Le monde extérieur est-il vraiment la cause de notre malheur ?

Nous cherchons tous la paix et l’harmonie parce que c’est ce qui manque à notre vie. Nous voulons être heureux et le considérons comme notre droit. Constamment à la recherche du bonheur, nous nous en faisons notre propre idée et la poursuivons à travers un labyrinthe d’impasses. Nous avons une image idéale de la vie et nous voudrions tant qu’elle se réalise, ce qui pour la plupart d’entre nous signifie éliminer les expériences malheureuses pour les remplacer par des moments heureux. Nous vénérons le dieu du refus de ce qui peut être inconfortable et désagréable.

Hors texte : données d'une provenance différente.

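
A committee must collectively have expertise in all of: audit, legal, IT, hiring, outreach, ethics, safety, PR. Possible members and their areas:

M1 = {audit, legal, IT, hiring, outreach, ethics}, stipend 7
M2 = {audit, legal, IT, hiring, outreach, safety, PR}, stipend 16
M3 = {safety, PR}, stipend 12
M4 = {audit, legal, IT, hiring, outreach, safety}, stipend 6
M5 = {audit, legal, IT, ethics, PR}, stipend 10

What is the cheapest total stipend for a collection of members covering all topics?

M4, M5 cover every topic at stipend 6 + 10 = 16.
Any cover uses at least 2 members; among all covering selections none totals below 16.

16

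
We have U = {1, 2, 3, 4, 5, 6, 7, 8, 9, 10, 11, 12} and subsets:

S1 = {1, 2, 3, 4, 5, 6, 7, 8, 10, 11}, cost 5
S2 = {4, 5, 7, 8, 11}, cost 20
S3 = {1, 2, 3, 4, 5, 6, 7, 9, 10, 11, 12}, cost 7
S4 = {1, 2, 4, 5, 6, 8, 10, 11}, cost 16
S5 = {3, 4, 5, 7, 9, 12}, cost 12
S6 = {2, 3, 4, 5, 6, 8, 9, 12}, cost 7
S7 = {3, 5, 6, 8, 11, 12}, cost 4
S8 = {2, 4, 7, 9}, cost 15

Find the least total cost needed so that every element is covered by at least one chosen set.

11

S3, S7 cover every element at cost 7 + 4 = 11.
Any cover uses at least 2 sets; among all covering selections none totals below 11.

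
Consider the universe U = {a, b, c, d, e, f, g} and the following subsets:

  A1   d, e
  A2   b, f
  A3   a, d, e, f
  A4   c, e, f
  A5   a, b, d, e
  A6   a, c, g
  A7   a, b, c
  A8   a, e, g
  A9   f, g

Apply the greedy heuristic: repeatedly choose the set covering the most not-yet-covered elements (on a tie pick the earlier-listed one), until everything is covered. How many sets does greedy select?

Pick 1: A3 covers 4 new elements (a, d, e, f).
Pick 2: A6 covers 2 new elements (c, g).
Pick 3: A2 covers 1 new elements (b).
Greedy uses 3 sets.

3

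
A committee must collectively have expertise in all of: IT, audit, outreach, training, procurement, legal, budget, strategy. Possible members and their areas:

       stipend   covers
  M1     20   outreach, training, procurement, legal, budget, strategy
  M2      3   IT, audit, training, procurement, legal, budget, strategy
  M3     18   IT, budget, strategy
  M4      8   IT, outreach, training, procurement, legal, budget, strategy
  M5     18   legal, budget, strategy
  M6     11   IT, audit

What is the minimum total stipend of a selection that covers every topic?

M2, M4 cover every topic at stipend 3 + 8 = 11.
Any cover uses at least 2 members; among all covering selections none totals below 11.

11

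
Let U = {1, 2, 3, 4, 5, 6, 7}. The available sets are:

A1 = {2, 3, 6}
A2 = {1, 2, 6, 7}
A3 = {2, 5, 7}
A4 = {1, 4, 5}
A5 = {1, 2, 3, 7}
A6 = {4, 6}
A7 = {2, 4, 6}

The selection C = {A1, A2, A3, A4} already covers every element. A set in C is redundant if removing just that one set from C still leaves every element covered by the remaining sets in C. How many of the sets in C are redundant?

Drop A1: 3 uncovered — not redundant.
Drop A2: the rest still cover every element — redundant.
Drop A3: the rest still cover every element — redundant.
Drop A4: 4 uncovered — not redundant.
2 redundant: A2, A3.

2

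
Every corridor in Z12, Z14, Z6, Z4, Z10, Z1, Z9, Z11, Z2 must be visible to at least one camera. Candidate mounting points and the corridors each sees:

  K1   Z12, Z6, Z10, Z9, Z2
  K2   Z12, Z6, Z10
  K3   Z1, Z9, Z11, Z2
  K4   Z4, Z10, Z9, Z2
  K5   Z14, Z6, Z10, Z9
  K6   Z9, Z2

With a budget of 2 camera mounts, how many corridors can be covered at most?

7

Choosing K1, K3 covers {Z12, Z6, Z10, Z1, Z9, Z11, Z2} — 7 corridors.
No choice of 2 camera mounts does better; here Z14, Z4 are left uncovered.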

Chacun de nous possède un stock inépuisable de rêves et de fantasmes qu’il passe sa vie à essayer de concrétiser, tout en s’efforçant d’obtenir ce qu’il désire et de fuir ce qu’il redoute, sans toujours y parvenir. L’illusion de nos désirs est de nous faire croire qu’il existerait quelque part un objet, un lieu, un être adéquat qui nous permettrait d’être totalement satisfaits. Fort de cette idée nous sommes en permanence en quête d’autre chose, nous courons dans tous les sens à la recherche de cet idéal mais en vain.

Que des événements souhaités ne viennent pas, que des obstacles s’interposent à nos projets et des tensions se créaient en nous générées par nos réactions mentales et émotionnelles. Nous devenons malheureux quand nous nous apercevons que quelqu’un fait quelque chose qui ne nous plaît pas ou lorsque quelque chose ne se déroule pas tel que nous l’avions prévu. Nous traversons alors des périodes difficiles faites d’agacement, de doute et de souffrance.

A vivre ainsi il nous arrive assez souvent de ne pas être bien, passant par de nombreux moments d’agitation, d’irritation, de colère et autres… Notre respiration s’accélère, notre esprit se tend, nos épaules se crispent et des sensations désagréables nous envahissent.

Nous nous sentons mis à mal par la vie, nous souffrons et nous cherchons un soulagement quelque part, sans trop savoir où faire tête. Nous cherchons quelque chose en dehors de nous pour soulager nos peines, essayant de distraire notre esprit de différentes façons pour détourner son attention ; sorties, achats intempestifs, aventures amoureuses à répétition…

A force de nourrir de vains espoirs en cherchant des ailleurs meilleurs et des lendemains heureux nous ne voyons plus ce qu’il y a sous notre nez et nous n’apprécions plus notre vie. Puisque tout ne se passe pas comme nous le voulons et constamment tiraillés entre attraction et répulsion notre vie devient ainsi misérable, faite de luttes incessantes au quotidien.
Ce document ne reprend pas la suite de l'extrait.